A representative example peer to peer loan includes:

  • Pay approximately £154.26 per month over three years to borrow £5,000.
  • Pay approximately £5,553.49 after three years.
  • Charged 5.9% interest including a borrowing fee of £90.00.
  • Credit over three years totals £5,090.00.
  • Pay an APR of 7.2% totalling £463.49 interest.

Savers may deposit amounts from £10 upwards and borrowers may apply for loan amounts starting at £10. Alternative short term lending, through non-peer to peer banks and creditors, does not offer this type of minimal loan amount level with favourable interest rates.

Borrowers benefit from lower APR costs and savers benefit from higher gains than typical bank savings accounts. Even though savers are faced with the risk of having no guarantee that they will have their money returned, peer to peer loans are growing in popularity.

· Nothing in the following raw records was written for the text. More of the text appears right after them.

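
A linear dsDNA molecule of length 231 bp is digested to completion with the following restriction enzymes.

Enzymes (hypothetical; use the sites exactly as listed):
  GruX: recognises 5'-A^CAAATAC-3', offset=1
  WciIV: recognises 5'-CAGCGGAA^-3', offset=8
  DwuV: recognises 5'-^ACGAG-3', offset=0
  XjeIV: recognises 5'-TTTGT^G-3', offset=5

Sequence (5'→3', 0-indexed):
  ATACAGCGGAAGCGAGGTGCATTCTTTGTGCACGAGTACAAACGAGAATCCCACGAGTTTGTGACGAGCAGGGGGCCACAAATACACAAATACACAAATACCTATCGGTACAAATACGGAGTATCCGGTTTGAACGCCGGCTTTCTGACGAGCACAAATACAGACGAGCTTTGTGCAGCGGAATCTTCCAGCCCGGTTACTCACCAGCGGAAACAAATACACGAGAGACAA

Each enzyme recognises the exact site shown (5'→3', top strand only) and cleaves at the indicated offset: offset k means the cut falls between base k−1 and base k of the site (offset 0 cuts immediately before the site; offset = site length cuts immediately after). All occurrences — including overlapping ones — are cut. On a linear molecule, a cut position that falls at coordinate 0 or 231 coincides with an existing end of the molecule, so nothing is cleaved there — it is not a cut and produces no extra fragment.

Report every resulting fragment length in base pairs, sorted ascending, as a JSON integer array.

[1,1,2,7,7,8,8,9,9,10,10,11,11,11,11,15,16,18,29,37]

Site scan:
  GruX (ACAAATAC, off=1): starts [77, 85, 93, 109, 153, 212] → cuts [78, 86, 94, 110, 154, 213]
  WciIV (CAGCGGAA, off=8): starts [3, 175, 204] → cuts [11, 183, 212]
  DwuV (ACGAG, off=0): starts [31, 41, 52, 63, 147, 163, 220] → cuts [31, 41, 52, 63, 147, 163, 220]
  XjeIV (TTTGTG, off=5): starts [24, 57, 169] → cuts [29, 62, 174]

Pooled cuts: [11, 29, 31, 41, 52, 62, 63, 78, 86, 94, 110, 147, 154, 163, 174, 183, 212, 213, 220]

Fragments:
  [0,11): 11 bp
  [11,29): 18 bp
  [29,31): 2 bp
  [31,41): 10 bp
  [41,52): 11 bp
  [52,62): 10 bp
  [62,63): 1 bp
  [63,78): 15 bp
  [78,86): 8 bp
  [86,94): 8 bp
  [94,110): 16 bp
  [110,147): 37 bp
  [147,154): 7 bp
  [154,163): 9 bp
  [163,174): 11 bp
  [174,183): 9 bp
  [183,212): 29 bp
  [212,213): 1 bp
  [213,220): 7 bp
  [220,231): 11 bp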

As an alternative to a potentially costly short term loan for bridging payment of expenses before receipt of wages or salary, peer to peer short term lending meets the needs of diverse borrowers. Peer to peer loans are not protected by the Financial Services Compensation Scheme, but Zopa is licensed by the Office of Fair Trading.

To minimise risk in peer to peer lending, peer to peer providers create £10 savings spreads between borrowers. Peer to peer loans have so far incurred minimal default and may, in the future, substantially challenge current high street banking practice. Bringing savers and borrowers directly together can reduce the cost of lending to borrowers, such as those wishing to access short term lending, and raises income potential for savers.

Setting up a peer to peer loan account

The basics of setting up peer to peer loans include:

  • Registering for a peer to peer account.
  • Getting a quick quote by entering a chosen loan amount, rate and term.
  • Lending starts at £10.
  • A current APR and quote is immediately provided.
  • To proceed with application, personal details are entered.
  • Borrowers are credit checked.
  • Within 24 hours weekday, a loan decision is granted.
  • A nominal fee is added to the loan if approved.

Peer to peer loan quotes and applications do not leave a trail on individual credit reports.